What happens next in chapter 4 is fascinating, and the point of this blog. Verses 6 through 8 report:

Then the Lord God provided a leafy plant and made it grow up over Jonah to give shade for his head to ease his discomfort, and Jonah was very happy about the plant. But at dawn the next day God provided a worm, which chewed the plant so that it withered. When the sun rose, God provided a scorching east wind, and the sun blazed on Jonah’s head so that he grew faint. He wanted to die, and said, “It would be better for me to die than to live.”

Why would our gracious and loving God both provide great comfort to make Jonah happy ... then take it away to make him miserable? What was the point?

It's easy to conclude from reading this passage that God is more interested in developing our character than He is in our comfort and happiness. Note that "God provided" both the blessing (the shade tree) and the curse (the worm that chewed it). He used Jonah's resulting discomfort and frustration as an object lesson both on how "the Lord gives and the Lord taketh away" and why compassion is such a key part of God's character (and should be a key part of ours as well).

My Shade Tree

Right before leading this Bible study, I was called to a meeting in our human resources department and informed I was being laid off. For nearly 23 years, God had provided me with a marvelous shade tree, my job at World Vision. I loved it, I was good at it, it brought me great joy and satisfaction, not to mention a decent living. I had planned to retire in about three years or so, after I had accomplished a few more milestones. All was good.

But then, bam, God sent a worm to chew on my shade tree!

So, after studying Jonah 4 I've been asking myself, "What is it in my character that God is seeking to work on through this event?" I'm grateful to God for the many years of beautiful shade. I must be grateful as well for the worm. For both come from His hand.
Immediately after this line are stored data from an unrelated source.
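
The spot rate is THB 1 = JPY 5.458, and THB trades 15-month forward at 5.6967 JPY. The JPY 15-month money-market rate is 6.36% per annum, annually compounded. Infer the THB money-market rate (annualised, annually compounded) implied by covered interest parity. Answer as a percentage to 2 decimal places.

T = 15/12 years.
CIP gives F = S · g_JPY/g_THB, so g_JPY/g_THB = 5.6967/5.458 = 1.0437340.
JPY growth factor: (1 + 0.0636)^(15/12) = 1.0801222.
Hence g_THB = 1.0348635.
Annualise: 1.0348635^(12/15) − 1 = 0.027795 = 2.78%.

2.78%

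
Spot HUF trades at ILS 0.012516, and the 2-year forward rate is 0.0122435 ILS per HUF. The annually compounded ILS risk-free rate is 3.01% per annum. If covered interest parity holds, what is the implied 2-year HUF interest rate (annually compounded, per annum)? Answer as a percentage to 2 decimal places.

T = 2 years.
By CIP, F/S equals the ILS-to-HUF growth ratio: 0.0122435/0.012516 = 0.9782279.
The ILS side grows by (1 + 0.0301)^2 = 1.061106.
Hence g_HUF = 1.0847227.
r = 1.0847227^(1/2) − 1 = 0.041500 → 4.15%.

4.15%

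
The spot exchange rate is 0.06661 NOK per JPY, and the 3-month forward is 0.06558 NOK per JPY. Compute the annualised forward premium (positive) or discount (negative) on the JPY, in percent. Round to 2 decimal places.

-6.19%

T = 3/12 years.
JPY trades forward at -1.54631% vs spot over the period.
Per annum: -0.0154631 / (3/12) = -0.061852 = -6.19%.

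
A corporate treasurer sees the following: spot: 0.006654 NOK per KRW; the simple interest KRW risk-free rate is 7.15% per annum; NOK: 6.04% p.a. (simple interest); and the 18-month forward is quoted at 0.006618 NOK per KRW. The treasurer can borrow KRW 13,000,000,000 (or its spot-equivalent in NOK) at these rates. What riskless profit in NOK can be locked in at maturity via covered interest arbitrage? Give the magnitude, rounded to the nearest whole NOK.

T = 18/12 years.
Route A — deposit KRW, sell forward: 13,000,000,000 × 1.107250 × 0.006618 = NOK 95,261,146.50.
Route B — convert at spot, deposit NOK: 13,000,000,000 × 0.006654 × 1.090600 = NOK 94,339,081.20.
The quoted forward overvalues KRW, so borrow NOK, buy KRW at spot, deposit the KRW at 7.15%, and sell the proceeds forward at 0.006618.
The gap between the two covered legs is NOK 922,065.

NOK 922,065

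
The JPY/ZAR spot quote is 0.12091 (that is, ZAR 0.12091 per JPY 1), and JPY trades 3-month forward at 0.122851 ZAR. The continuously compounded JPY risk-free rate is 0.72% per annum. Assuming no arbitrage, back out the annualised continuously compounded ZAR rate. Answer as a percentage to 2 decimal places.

7.09%

T = 3/12 years.
CIP gives F = S · g_ZAR/g_JPY, so g_ZAR/g_JPY = 0.122851/0.12091 = 1.0160533.
The JPY side grows by e^(0.0072×3/12) = 1.0018016.
Hence g_ZAR = 1.0178838.
r = ln(1.0178838)/(3/12) = 0.070903 → 7.09%.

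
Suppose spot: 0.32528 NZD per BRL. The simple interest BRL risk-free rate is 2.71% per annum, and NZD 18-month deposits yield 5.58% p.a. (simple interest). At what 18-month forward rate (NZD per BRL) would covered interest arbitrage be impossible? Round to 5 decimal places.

0.33874

T = 18/12 years.
Growth of 1 NZD over T: 1 + 0.0558×18/12 = 1.083700.
Growth of 1 BRL over T: 1 + 0.0271×18/12 = 1.040650.
So F = 0.32528 × 1.083700 / 1.040650 = 0.3387363 (NZD/BRL).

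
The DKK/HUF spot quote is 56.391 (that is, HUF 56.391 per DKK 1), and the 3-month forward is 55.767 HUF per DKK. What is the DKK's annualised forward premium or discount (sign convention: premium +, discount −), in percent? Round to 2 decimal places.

-4.43%

T = 3/12 years.
Period premium: (55.767 − 56.391)/56.391 = -0.0110656.
Annualise by dividing by T: -0.0110656 / (3/12) = -0.044262 → -4.43%.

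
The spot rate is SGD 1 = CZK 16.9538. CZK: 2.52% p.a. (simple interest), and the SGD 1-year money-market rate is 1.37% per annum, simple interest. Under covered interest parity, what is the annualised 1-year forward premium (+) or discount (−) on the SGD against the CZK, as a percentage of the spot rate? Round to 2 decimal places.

+1.13%

T = 1 year.
No-arbitrage forward: 16.9538 × 1.025200 / 1.013700 = 17.1461337 CZK/SGD.
(F − S)/S ÷ T = (17.1461337 − 16.9538)/16.9538/1 = 0.011345 → 1.13%.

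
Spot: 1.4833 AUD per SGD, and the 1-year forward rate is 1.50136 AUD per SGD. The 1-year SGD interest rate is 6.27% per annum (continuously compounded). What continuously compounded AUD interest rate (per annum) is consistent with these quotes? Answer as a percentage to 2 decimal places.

7.48%

T = 1 year.
By CIP, F/S equals the AUD-to-SGD growth ratio: 1.50136/1.4833 = 1.0121756.
The SGD side grows by e^(0.0627×1) = 1.0647074.
So the AUD growth factor = 1.0776709.
Take logs: ln 1.0776709 / 1 = 0.074802, so 7.48%.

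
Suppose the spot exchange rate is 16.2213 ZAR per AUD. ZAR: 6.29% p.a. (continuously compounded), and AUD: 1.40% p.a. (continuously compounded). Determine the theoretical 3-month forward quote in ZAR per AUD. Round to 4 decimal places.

16.4208

T = 3/12 years.
ZAR growth factor: e^(0.0629×3/12) = 1.01584929.
Growth of 1 AUD over T: e^(0.0140×3/12) = 1.00350613.
CIP: F = S · (grow ZAR)/(grow AUD) = 16.2213 × 1.01584929/1.00350613 = 16.420823 ZAR per AUD.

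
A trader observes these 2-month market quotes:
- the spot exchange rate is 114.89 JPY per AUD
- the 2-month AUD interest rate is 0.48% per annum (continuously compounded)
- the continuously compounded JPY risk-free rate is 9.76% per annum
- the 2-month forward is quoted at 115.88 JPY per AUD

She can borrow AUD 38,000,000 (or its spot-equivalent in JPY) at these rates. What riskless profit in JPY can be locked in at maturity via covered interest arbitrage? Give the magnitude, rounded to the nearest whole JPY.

JPY 30,453,930

T = 2/12 years.
Keep in AUD, deliver into the forward: 38,000,000·1.000800320085·115.88 = JPY 4,406,964,161.48.
Swap to JPY now, deposit: 38,000,000·114.89·1.016399689188 = JPY 4,437,418,091.05.
The quoted forward undervalues AUD, so borrow AUD, convert to JPY at spot, deposit the JPY at 9.76%, and buy AUD forward at 115.88 to cover the loan.
Arbitrage profit = |4,406,964,161.48 − 4,437,418,091.05| = JPY 30,453,930.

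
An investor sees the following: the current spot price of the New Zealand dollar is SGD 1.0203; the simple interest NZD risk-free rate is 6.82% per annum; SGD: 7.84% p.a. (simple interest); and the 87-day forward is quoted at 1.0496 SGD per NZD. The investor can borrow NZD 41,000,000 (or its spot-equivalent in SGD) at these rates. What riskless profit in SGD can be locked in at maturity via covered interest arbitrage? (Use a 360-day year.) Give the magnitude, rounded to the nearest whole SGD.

T = 87/360 years.
Invest the NZD and cover forward: 41,000,000 × 1.0164816667 × 1.0496 = SGD 43,742,865.45.
Convert at spot and invest in SGD: 41,000,000 × 1.0203 × 1.0189466667 = SGD 42,624,882.65.
The quoted forward overvalues NZD, so borrow SGD, buy NZD at spot, deposit the NZD at 6.82%, and sell the proceeds forward at 1.0496.
Profit = 43,742,865.45 − 42,624,882.65 = SGD 1,117,983.

SGD 1,117,983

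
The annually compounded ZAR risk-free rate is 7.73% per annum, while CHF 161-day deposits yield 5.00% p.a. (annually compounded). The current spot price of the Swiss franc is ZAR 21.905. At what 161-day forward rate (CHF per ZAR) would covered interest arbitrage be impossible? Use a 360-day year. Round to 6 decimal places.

0.045131

T = 161/360 years.
Growth of 1 ZAR over T: (1 + 0.0773)^(161/360) = 1.0338599.
CHF growth factor: (1 + 0.0500)^(161/360) = 1.0220598.
So F = 21.905 × 1.0338599 / 1.0220598 = 22.15790 (ZAR/CHF).
Invert for CHF per ZAR: 1 / 22.15790 = 0.045131.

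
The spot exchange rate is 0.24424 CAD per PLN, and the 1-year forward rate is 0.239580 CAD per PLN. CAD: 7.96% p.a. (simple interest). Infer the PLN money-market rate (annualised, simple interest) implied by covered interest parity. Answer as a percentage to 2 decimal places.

10.06%

T = 1 year.
By CIP, F/S equals the CAD-to-PLN growth ratio: 0.23958/0.24424 = 0.9809204.
The CAD side grows by 1 + 0.0796×1 = 1.079600.
Hence g_PLN = 1.100599.
(1.100599 − 1)/T = 0.100599, i.e. 10.06%.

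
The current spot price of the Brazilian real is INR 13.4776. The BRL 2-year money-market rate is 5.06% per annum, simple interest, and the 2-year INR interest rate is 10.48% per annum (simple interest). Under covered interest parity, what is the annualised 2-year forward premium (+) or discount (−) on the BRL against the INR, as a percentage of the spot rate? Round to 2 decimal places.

+4.92%

T = 2 years.
F = S · g_INR/g_BRL = 13.4776 × 1.209600/1.101200 = 14.8043089.
(F − S)/S ÷ T = (14.8043089 − 13.4776)/13.4776/2 = 0.049219 → 4.92%.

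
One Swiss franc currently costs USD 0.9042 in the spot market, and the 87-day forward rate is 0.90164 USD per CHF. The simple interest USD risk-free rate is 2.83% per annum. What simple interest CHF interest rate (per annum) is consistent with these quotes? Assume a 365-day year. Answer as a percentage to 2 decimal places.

4.03%

T = 87/365 years.
F/S = 0.90164/0.9042 = 0.9971688 = (growth of USD) / (growth of CHF).
The USD side grows by 1 + 0.0283×87/365 = 1.0067455.
That pins the CHF growth at 1.0096039.
(1.0096039 − 1)/T = 0.040292, i.e. 4.03%.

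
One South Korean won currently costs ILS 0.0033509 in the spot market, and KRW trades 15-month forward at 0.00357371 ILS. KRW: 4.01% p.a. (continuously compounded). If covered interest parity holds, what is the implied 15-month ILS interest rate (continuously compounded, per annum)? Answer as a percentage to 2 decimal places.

9.16%

T = 15/12 years.
F/S = 0.00357371/0.0033509 = 1.0664926 = (growth of ILS) / (growth of KRW).
The KRW side grows by e^(0.0401×15/12) = 1.0514025.
Hence g_ILS = 1.121313.
Take logs: ln 1.121313 / (15/12) = 0.091600, so 9.16%.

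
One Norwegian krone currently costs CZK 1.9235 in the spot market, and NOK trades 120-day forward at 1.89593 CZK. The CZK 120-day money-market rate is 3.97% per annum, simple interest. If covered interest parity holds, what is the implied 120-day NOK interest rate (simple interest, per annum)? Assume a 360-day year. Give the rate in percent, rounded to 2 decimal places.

8.39%

T = 120/360 years.
By CIP, F/S equals the CZK-to-NOK growth ratio: 1.89593/1.9235 = 0.9856668.
CZK growth factor: 1 + 0.0397×120/360 = 1.0132333.
So the NOK growth factor = 1.0279674.
r = (1.0279674 − 1)/(120/360) = 0.083902 → 8.39%.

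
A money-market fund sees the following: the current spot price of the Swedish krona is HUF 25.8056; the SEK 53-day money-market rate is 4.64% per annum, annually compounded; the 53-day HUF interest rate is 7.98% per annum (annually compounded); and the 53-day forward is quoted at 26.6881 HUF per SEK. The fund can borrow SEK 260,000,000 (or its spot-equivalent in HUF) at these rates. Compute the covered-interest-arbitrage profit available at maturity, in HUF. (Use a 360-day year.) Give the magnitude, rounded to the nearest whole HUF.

HUF 199,670,725

T = 53/360 years.
Route A — deposit SEK, sell forward: 260,000,000 × 1.006699710518 × 26.6881 = HUF 6,985,394,661.51.
Route B — convert at spot, deposit HUF: 260,000,000 × 25.8056 × 1.011367231108 = HUF 6,785,723,936.96.
The quoted forward overvalues SEK, so borrow HUF, buy SEK at spot, deposit the SEK at 4.64%, and sell the proceeds forward at 26.6881.
Arbitrage profit = |6,985,394,661.51 − 6,785,723,936.96| = HUF 199,670,725.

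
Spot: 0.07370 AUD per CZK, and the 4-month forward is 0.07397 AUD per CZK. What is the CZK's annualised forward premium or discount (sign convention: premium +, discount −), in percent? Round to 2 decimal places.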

I've blogged before about how the Hebrew word translated "worm" in chapter 4 is "Tolah," the crimson worm which throughout Scripture is used to represent the Messiah. (For instance, see the Messianic Psalm 22.) Jesus was in some manner in Jonah's worm, which reminds us that He gave up the comforts of heaven to be born as a human baby, to struggle with all the things we struggle with, and ultimately to give up His life on the Cross for our sins.

I'm grateful that God is present in both blessing and comfort, as well as in adversity. Thank you for your prayers as we seek to discern His will in this next phase of our lives together.